Failing that I would have thrown buckets of sand all over them.


----------



## Ralphy1 (May 29, 2015)

Well, that was one of the tamer adventures in a sort of  voyeurism...


----------



## charlotta (Jun 2, 2015)

It  was  fun but couldn't be to a really bright night and between sand dunes.  Golf courses after dark was also fun (after the guy on the tractor finished getting up the golf balls.


----------



## Shalimar (Jun 2, 2015)

Charlotta, you are my kinda girl. You rock!!


----------



## Butterfly (Jun 3, 2015)

I think the worst part of this is that these two people will have to register as sex offenders the rest of their lives, just as do pedophiles, rapists, etc.  It will impact their careers, keep them out of many jobs, and seriously affect them in many other ways, such as where they can live, etc.  
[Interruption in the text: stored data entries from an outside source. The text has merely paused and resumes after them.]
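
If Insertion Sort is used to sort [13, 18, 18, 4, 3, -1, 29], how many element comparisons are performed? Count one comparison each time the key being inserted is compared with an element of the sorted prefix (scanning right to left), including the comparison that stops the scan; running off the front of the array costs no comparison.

Insert 18: 13 <= 18 (stop) = 1 comparison(s) -> [13, 18, 18, 4, 3, -1, 29]
Insert 18: 18 <= 18 (stop) = 1 comparison(s) -> [13, 18, 18, 4, 3, -1, 29]
Insert 4: 18 > 4 (shift), 18 > 4 (shift), 13 > 4 (shift), reached front = 3 comparison(s) -> [4, 13, 18, 18, 3, -1, 29]
Insert 3: 18 > 3 (shift), 18 > 3 (shift), 13 > 3 (shift), 4 > 3 (shift), reached front = 4 comparison(s) -> [3, 4, 13, 18, 18, -1, 29]
Insert -1: 18 > -1 (shift), 18 > -1 (shift), 13 > -1 (shift), 4 > -1 (shift), 3 > -1 (shift), reached front = 5 comparison(s) -> [-1, 3, 4, 13, 18, 18, 29]
Insert 29: 18 <= 29 (stop) = 1 comparison(s) -> [-1, 3, 4, 13, 18, 18, 29]
Total comparisons: 1 + 1 + 3 + 4 + 5 + 1 = 15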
Sex on the beach between consenting adults does not exactly fall into the same category as pedophiles and rapists.  It's just ridiculous.


----------



## Butterfly (Jun 3, 2015)

charlotta said:


> It  was  fun but couldn't be to a really bright night and between sand dunes.  Golf courses after dark was also fun (after the guy on the tractor finished getting up the golf balls.



Around here, we have rattlesnakes on some of our golf courses, so that wouldn't be a really good idea.


----------



## Warrigal (Jun 3, 2015)

Butterfly said:


> I think the worst part of this is that these two people will have to register as sex offenders the rest of their lives, just as do pedophiles, rapists, etc.  It will impact their careers, keep them out of many jobs, and seriously affect them in many other ways, such as where they can live, etc.
> 
> Sex on the beach between consenting adults does not exactly fall into the same category as pedophiles and rapists.  It's just ridiculous.



In front of families and children it cannot be dismissed as trivial either.
Red flag IMO.


----------



## Laurie (Jun 3, 2015)

charlotta said:


> It  was  fun but couldn't be to a really bright night and between sand dunes.  Golf courses after dark was also fun (after the guy on the tractor finished getting up the golf balls.



It was always fun, but sometimes more fun than others!


----------